It depends on what you mean by "huge amount of data": is it a matter of nodes & properties or binary content ? ModeShape will store the 2 differently: nodes/properties (the default JCR idioms) are stored in the main repository cache (via Infinispan) while all binary information (for example the content of files) is stored in a separate binary store for performance reasons: https://docs.jboss.org/author/display/MODE40/Binary+values
Separate repositories "is a" high degree of separation & configuration overhead and is very much dependent on your use case. If you're planing on storing 20TB of data as nodes & properties that's probably a good idea, but I'm highly skeptical that you can anticipate in bytes the amount of nodes & properties that your application will use.
If on the other hand the 20TB is binary content (i.e. binary JCR properties), as mentioned above the question comes down to the binary storage for which IMO you don't need separate repositories. But you do need to clarify the following:
- if you were not using Modeshape, what would you choose to store the 20TB bytes in ? Once you know that, it's very likely you can configure a binary store in Modeshape to use it (be it FS, Database, Infinispan, Mongo, Cassandra etc)

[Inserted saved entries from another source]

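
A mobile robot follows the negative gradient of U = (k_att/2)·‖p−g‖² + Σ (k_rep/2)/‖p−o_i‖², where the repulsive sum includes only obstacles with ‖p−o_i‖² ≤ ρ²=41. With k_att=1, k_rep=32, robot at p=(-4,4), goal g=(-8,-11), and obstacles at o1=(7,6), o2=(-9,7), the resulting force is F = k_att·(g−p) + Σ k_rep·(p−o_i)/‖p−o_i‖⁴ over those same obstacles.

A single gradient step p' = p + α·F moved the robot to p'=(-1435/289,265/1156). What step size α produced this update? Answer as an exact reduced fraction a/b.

F_att = 1·(g−p) = 1·(-4,-15) = (-4.0000,-15.0000)
o1: d²=125 > ρ²=41 → inactive
o2: d²=34 ≤ ρ²=41; F_rep = 32·(5,-3)/34² = (0.1384,-0.0830)
F = F_att + ΣF_rep = (-3.8616,-15.0830)
Δp = p'−p = (-0.9654,-3.7708); α = Δx/Fx = (-279/289) / (-1116/289) = 1/4
check: Δy/Fy = (-4359/1156) / (-4359/289) = 1/4 ✓

α = 1/4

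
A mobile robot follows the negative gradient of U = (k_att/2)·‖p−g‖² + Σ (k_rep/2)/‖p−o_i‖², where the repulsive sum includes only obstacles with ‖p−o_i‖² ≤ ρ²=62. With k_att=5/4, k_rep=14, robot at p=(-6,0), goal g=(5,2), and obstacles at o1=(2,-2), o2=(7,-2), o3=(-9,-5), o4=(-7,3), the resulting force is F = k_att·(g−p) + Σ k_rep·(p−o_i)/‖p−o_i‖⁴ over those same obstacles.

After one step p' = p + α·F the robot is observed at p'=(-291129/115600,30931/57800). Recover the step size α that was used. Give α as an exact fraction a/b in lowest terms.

α = 1/4

F_att = 5/4·(g−p) = 5/4·(11,2) = (13.7500,2.5000)
o1: d²=68 > ρ²=62 → inactive
o2: d²=173 > ρ²=62 → inactive
o3: d²=34 ≤ ρ²=62; F_rep = 14·(3,5)/34² = (0.0363,0.0606)
o4: d²=10 ≤ ρ²=62; F_rep = 14·(1,-3)/10² = (0.1400,-0.4200)
F = F_att + ΣF_rep = (13.9263,2.1406)
Δp = p'−p = (3.4816,0.5351); α = Δx/Fx = (402471/115600) / (402471/28900) = 1/4
check: Δy/Fy = (30931/57800) / (30931/14450) = 1/4 ✓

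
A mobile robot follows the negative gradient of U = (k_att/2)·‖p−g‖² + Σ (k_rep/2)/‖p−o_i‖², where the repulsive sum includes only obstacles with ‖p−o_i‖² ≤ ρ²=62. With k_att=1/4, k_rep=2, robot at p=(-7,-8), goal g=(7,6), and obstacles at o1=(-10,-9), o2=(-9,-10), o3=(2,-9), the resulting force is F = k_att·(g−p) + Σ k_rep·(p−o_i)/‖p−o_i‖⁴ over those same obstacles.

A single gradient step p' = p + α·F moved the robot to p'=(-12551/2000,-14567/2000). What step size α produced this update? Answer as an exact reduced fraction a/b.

α = 1/5

F_att = 1/4·(g−p) = 1/4·(14,14) = (3.5000,3.5000)
o1: d²=10 ≤ ρ²=62; F_rep = 2·(3,1)/10² = (0.0600,0.0200)
o2: d²=8 ≤ ρ²=62; F_rep = 2·(2,2)/8² = (0.0625,0.0625)
o3: d²=82 > ρ²=62 → inactive
F = F_att + ΣF_rep = (3.6225,3.5825)
Δp = p'−p = (0.7245,0.7165); α = Δx/Fx = (1449/2000) / (1449/400) = 1/5
check: Δy/Fy = (1433/2000) / (1433/400) = 1/5 ✓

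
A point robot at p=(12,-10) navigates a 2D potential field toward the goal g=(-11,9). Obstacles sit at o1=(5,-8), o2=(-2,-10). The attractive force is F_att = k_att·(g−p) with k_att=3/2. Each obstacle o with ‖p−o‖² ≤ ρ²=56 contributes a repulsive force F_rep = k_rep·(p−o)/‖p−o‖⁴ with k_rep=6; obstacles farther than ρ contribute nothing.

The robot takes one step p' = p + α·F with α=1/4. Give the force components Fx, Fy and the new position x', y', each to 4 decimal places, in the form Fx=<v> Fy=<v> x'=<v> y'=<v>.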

- ModeShape has a "composite binary store" implementation which basically is an aggregate of different binary stores mapped under a key. So you have the option of using different binary stores to store different data. See modeshape/composite-binary-storage.json at master · ModeShape/modeshape · GitHub for an example.
Actually I think in long term it will be more something like 1-2TB of data as nodes ans 18TB as binaries files. So 1-2TB is not a big deal as nodes ?
Anyway thank you for your answer
1-2TB worth of node data is significant, but I'm very curios how you came to this assessment size-wise ? Normally one would be able to estimate the number of nodes, not their size (the data is stored as BSON documents in Infinispan and there's no easy way to be able to estimate the size).
You can use multiple repositories, but it's really hard to tell how practical this will be in the long run. When dealing with a large amount of nodes, it's also very important how you structure your nodes within a repository. See also http://modeshape.wordpress.com/2014/08/14/improving-performance-with-large-numbers-of-child-nodes/
I would recommend doing a POC with 1 repository and looking at the amount of data that you can manipulate in that, based on your use-case.